Personne n'aime les sociétés de ressources ces jours-ci. Bon sang, personne n'aime les marchés du tout.
Mais je pense qu'il est temps pour quiconque ayant le sens des réalités d'envisager à nouveau de se tourner vers les valeurs de ressources comme un moyen de récolter les incroyables opportunités que ce marché réserve aux investisseurs tolérants au risque et patients.
Depuis l'année dernière, je suis sûr que tous vos sens ont gravité vers le sentiment que le secteur des ressources, en particulier les juniors des bourses canadiennes, ne durera pas une année de plus. Je suis sûr que vous avez entendu dire que beaucoup sont bloqués avec des projets trop importants pour leurs entreprises. Je suis sûr que vous avez vu des entreprises faire faillite sous votre nez. Moi aussi. Je parle avec ces entreprises chaque jour.
Mais avez-vous entendu l'autre version de l'histoire ?
Les sources de financement traditionnelles sont devenues presque impossibles pour les entreprises. Vous souvenez-vous de l'époque où les banques vous forçaient à prendre tous les prêts possibles ? Moi oui. C'était l'année dernière. Mais les choses sont différentes maintenant. Les banques ont subi une refonte spectaculaire et sont maintenant terrifiées à l'idée même de mentionner le mot prêt.

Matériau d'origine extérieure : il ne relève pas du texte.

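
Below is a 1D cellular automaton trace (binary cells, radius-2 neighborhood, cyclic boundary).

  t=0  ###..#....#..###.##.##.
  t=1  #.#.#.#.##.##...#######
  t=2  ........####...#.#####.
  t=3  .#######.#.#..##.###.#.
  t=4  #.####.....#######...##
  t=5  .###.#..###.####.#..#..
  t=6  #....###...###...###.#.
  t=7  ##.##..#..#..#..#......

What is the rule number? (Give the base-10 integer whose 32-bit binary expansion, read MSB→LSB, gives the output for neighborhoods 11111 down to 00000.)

  nb #####: next=#  (t=1,i=18, bit31=1)
  nb ####.: next=.  (t=1,i=22, bit30=0)
  nb ###.#: next=.  (t=0,i=15, bit29=0)
  nb ###..: next=#  (t=0,i=2, bit28=1)
  nb ##.##: next=#  (t=0,i=16, bit27=1)
  nb ##.#.: next=.  (t=1,i=1, bit26=0)
  nb ##..#: next=.  (t=0,i=3, bit25=0)
  nb ##...: next=.  (t=1,i=13, bit24=0)
  nb #.###: next=#  (t=0,i=0, bit23=1)
  nb #.##.: next=#  (t=0,i=17, bit22=1)
  nb #.#.#: next=.  (t=1,i=2, bit21=0)
  nb #.#..: next=#  (t=3,i=11, bit20=1)
  nb #..##: next=#  (t=0,i=12, bit19=1)
  nb #..#.: next=#  (t=0,i=4, bit18=1)
  nb #...#: next=.  (t=1,i=14, bit17=0)
  nb #....: next=.  (t=0,i=7, bit16=0)
  nb .####: next=#  (t=1,i=17, bit15=1)
  nb .###.: next=.  (t=0,i=1, bit14=0)
  nb .##.#: next=#  (t=0,i=18, bit13=1)
  nb .##..: next=.  (t=1,i=12, bit12=0)
  nb .#.##: next=.  (t=1,i=7, bit11=0)
  nb .#.#.: next=.  (t=1,i=3, bit10=0)
  nb .#..#: next=#  (t=0,i=11, bit9=1)
  nb .#...: next=#  (t=0,i=6, bit8=1)
  nb ..###: next=.  (t=0,i=13, bit7=0)
  nb ..##.: next=#  (t=3,i=14, bit6=1)
  nb ..#.#: next=#  (t=2,i=15, bit5=1)
  nb ..#..: next=.  (t=0,i=5, bit4=0)
  nb ...##: next=#  (t=1,i=15, bit3=1)
  nb ...#.: next=#  (t=0,i=9, bit2=1)
  nb ....#: next=#  (t=0,i=8, bit1=1)
  nb .....: next=#  (t=2,i=1, bit0=1)
  bits 10011000110111001010001101101111 = 2564596591

2564596591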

Pour la plupart des entreprises, peu importe la qualité de votre flux de trésorerie, de vos revenus, de vos prévisions ou de votre bilan. Peu importe si vous êtes en affaires depuis 50 ans et n'avez jamais manqué un paiement de prêt. Même les milliards et les milliards de fonds de sauvetage gouvernementaux et les taux des banques centrales déprimés partout dans le monde ne suffisent pas à relancer le crédit. Et vous savez quoi ? Cela ne semble pas être un si gros problème.
Pas pour les sociétés de ressources, en tout cas.
Besoin de preuves ?
En février, Kinross a levé 400 millions de dollars (bought deal), puis a utilisé 150 millions de dollars pour acheter 20% de Harry Winston Diamond Corp. Cameco a levé 460 millions de dollars (bought deal) et BHP Billiton a levé de manière créative 3,25 milliards de dollars par le biais d'obligations d'entreprise. La liste est longue. Même Gold Wheaton, une société dont les actions se négocient à moins de 0,26 $, a levé 200 millions de dollars au cours des derniers mois.
Début février, pratiquement toutes les sociétés minières juniors avec lesquelles j'ai parlé s'inquiétaient de lever des fonds. Aujourd'hui, beaucoup d'entre elles ont organisé des collectes de fonds réussies au cours des 60 derniers jours. En moins de temps qu'il n'en faut pour suivre une saison complète de votre sitcom préférée, l'industrie que tout le monde fuyait est maintenant à l'avant-garde de l'apport de capitaux de la part de prêteurs privés et de grands acteurs de l'investissement.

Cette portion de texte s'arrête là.